Why did I decide to do another 30 paintings in 30 days challenge? I asked myself that same question each day of this month.
So ok, I want to be more accountable, push myself to the studio, paint and process, and maybe get some good work out of it. Can’t say for sure that will happen (the good work part) but maybe, just maybe the Muse will stay and Mr. Resistance will stay away.
Five works in 10 days is an ok showing. Working small in 20 minute segments and pushing the process, maybe I can double up and meet the quota this time around.
Fingers crossed Mr. Resistance keeps his distance.
In an effort to keep the Muse nearby, and to avoid Mr. Resistance, I worked up another view of the rocky crags and sky scene of the photo from my author friend. Just a smaller version of the larger work to keep things fresh and moving ahead.
Believe me when I say that if I don’t keep at it, even for twenty lousy minutes a day, I’ll be toast.
It’s smaller than the other view because I was experimenting with keeping the colors, shapes and brushstrokes to a minimum. I wanted to see if I could get away with doing less by using the small size paper and a larger brush.
Never the type to paint so small it was a good exercise in discipline. I usually paint a large painting in a small space, cramming too much detail which would have been better served by a large surface.
My professors in school would say Go bigger! So going smaller is a tough one for me.
It’s a process, and I’m all about the process. In twenty minutes a day, if I’m smart about my time.
Which, if I let Mr. Resistance have his way, I’m not.
With the holidays upon us, there is no end to the things that need doing now. Needing to address so many items on that long and getting longer to-do list, that painting will probably be the last thing that sees any action.
How is it that there aren’t enough hours in the day to accomplish it all? Besides, there is just no afternoons anymore here in New York. By 4PM the day is gone and it’s pitch black outside. It might as well be midnight it’s so dark and dreary. Add the wintry bluster of the weather lately, and let me tell you how much is going to get done.

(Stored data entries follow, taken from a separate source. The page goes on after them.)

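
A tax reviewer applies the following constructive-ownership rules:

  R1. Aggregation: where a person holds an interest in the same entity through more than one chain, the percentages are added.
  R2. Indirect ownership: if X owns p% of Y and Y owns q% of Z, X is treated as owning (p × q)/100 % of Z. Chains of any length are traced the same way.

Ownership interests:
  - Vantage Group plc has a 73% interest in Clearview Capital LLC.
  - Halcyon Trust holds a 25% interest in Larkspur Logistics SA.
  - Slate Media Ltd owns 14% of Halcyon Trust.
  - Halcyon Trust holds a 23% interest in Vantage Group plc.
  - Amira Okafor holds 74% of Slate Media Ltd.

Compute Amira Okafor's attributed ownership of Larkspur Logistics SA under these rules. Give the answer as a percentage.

2.59%

Chain via Slate Media Ltd → Halcyon Trust (R2): 74% × 14% × 25% = 2.59% of Larkspur Logistics SA.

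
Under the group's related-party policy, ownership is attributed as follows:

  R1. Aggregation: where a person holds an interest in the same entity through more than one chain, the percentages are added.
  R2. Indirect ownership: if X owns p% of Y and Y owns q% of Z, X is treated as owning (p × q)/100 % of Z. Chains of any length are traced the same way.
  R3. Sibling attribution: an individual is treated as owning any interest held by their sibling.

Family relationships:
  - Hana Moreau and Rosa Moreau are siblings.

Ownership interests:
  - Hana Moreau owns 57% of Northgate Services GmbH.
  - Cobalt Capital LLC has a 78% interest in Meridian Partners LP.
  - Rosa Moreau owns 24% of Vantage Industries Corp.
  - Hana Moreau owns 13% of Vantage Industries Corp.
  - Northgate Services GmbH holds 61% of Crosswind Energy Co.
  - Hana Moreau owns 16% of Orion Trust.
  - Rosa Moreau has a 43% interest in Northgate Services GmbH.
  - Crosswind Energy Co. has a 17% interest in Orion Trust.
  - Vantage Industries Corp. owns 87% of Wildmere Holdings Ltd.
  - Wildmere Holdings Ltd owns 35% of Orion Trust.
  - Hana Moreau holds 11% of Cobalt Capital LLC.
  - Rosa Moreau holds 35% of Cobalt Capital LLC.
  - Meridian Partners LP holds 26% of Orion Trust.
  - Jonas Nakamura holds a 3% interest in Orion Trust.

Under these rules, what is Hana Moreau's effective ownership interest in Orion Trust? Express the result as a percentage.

By sibling attribution (R3), Hana Moreau is treated as also owning Rosa Moreau's interest in Cobalt Capital LLC, giving 11% + 35% = 46%.
By sibling attribution (R3), Hana Moreau is treated as also owning Rosa Moreau's interest in Northgate Services GmbH, giving 57% + 43% = 100%.
By sibling attribution (R3), Hana Moreau is treated as also owning Rosa Moreau's interest in Vantage Industries Corp, giving 13% + 24% = 37%.
Chain via Cobalt Capital LLC → Meridian Partners LP (R2): 46% × 78% × 26% = 9.3288% of Orion Trust.
Chain via Northgate Services GmbH → Crosswind Energy Co. (R2): 100% × 61% × 17% = 10.37% of Orion Trust.
Chain via Vantage Industries Corp. → Wildmere Holdings Ltd (R2): 37% × 87% × 35% = 11.2665% of Orion Trust.
Direct interest in Orion Trust: 16%.
Aggregating (R1): 9.3288% + 10.37% + 11.2665% + 16% = 46.9653%.

46.9653%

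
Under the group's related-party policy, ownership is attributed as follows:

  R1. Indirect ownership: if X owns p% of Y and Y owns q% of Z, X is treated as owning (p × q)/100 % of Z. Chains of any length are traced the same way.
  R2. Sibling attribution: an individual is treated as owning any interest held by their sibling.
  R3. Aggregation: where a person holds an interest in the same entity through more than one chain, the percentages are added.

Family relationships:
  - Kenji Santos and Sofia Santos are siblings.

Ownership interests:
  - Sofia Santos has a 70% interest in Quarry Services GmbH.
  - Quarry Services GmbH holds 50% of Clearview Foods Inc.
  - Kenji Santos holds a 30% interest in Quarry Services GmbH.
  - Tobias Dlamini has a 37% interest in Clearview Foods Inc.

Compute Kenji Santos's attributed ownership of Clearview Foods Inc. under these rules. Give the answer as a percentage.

By sibling attribution (R2), Kenji Santos is treated as also owning Sofia Santos's interest in Quarry Services GmbH, giving 30% + 70% = 100%.
Chain via Quarry Services GmbH (R1): 100% × 50% = 50% of Clearview Foods Inc.

50%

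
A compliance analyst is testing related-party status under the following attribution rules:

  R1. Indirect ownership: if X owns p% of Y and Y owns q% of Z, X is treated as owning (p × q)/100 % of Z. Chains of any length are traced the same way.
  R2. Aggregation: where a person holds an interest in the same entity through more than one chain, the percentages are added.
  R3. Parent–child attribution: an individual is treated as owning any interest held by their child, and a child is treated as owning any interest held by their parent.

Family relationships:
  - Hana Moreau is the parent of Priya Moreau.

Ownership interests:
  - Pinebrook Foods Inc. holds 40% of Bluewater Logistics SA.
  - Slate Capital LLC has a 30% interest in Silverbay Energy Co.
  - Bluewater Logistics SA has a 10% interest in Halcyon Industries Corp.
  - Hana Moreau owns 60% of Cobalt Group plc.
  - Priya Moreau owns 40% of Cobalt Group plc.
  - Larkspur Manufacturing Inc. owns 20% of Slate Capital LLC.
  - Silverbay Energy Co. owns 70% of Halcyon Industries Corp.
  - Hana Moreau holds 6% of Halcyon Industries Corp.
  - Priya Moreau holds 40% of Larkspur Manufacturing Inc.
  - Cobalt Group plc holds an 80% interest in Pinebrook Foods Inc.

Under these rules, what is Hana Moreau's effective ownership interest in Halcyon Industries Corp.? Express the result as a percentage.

10.88%

By parent–child attribution (R3), Hana Moreau is treated as also owning Priya Moreau's interest in Cobalt Group plc, giving 60% + 40% = 100%.
By parent–child attribution (R3), Hana Moreau is treated as owning Priya Moreau's 40% interest in Larkspur Manufacturing Inc.
Chain via Cobalt Group plc → Pinebrook Foods Inc. → Bluewater Logistics SA (R1): 100% × 80% × 40% × 10% = 3.2% of Halcyon Industries Corp.
Direct interest in Halcyon Industries Corp: 6%.
Chain via Larkspur Manufacturing Inc. → Slate Capital LLC → Silverbay Energy Co. (R1): 40% × 20% × 30% × 70% = 1.68% of Halcyon Industries Corp.
Aggregating (R2): 3.2% + 6% + 1.68% = 10.88%.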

Nothing! Yeah, you heard it right. Nothing is going to get done.
So I thought I would cheery myself up by listing some of my summer watercolor paintings.
A while back I was working in twenty minute segments of time to start and finish my paintings. It was, and still is, a good strategy for getting something down on the paper, or canvas if you desire, and finishing up quickly before I went too far and had to trash the work. It was a wonderful experiment and I’ve kept the strategy going even for larger work.
Twenty minutes into my work I stop. Sometimes I walk away to run an errand. I might work on my jewelry pieces, or finish another painting. Then I can return and work another twenty minutes, step away again and assess where I’m at.
Before I started working this way I would go too far, for too long, and ruin perfectly lovely work. Over detailing, too much color, too much stress, and in the trash!
Now if I could possibly use that little trick during this hectic holiday time, maybe, just a small maybe, I could get paintings moving.
Twenty minutes in the process is a possibility. Maybe not probable, but I’m trying to stay positive.
While I navigate this new website stuff, I have been working. Very hard work, I might add. As I type this, I am trying to figure out how to enlarge the type in the body of my post. Oh joy! Meanwhile, yes, working as I hold off Mr. Resistance, my old buddy, my pal!
Finished products are amazing things, let me tell you. Some how the work gets done as I am in that hazy fog of creativity. Then I blink and Voila! finished products. It’s hard to explain, but, there you have it.
Two finished paintings, another started, and two finished jewelry pieces are the result of that working haze. You already saw the finally finished work in a previous post. The second piece is a smaller work I started and finished immediately before I moved onto the painting I was avoiding. It helped to have one work done to spur me on.
This little watercolor painting was done in twenty minutes from a photo I took of my granddaughter at my favorite beach, Pt. Lookout, NY, on a warm September day. It’s been sitting on my art table for a while and just pulled me in. The vulnerable quality of the pose, a view of the back of her head, is so lovely.
It was the right work to do at the right moment, to help push resistance aside and get to work.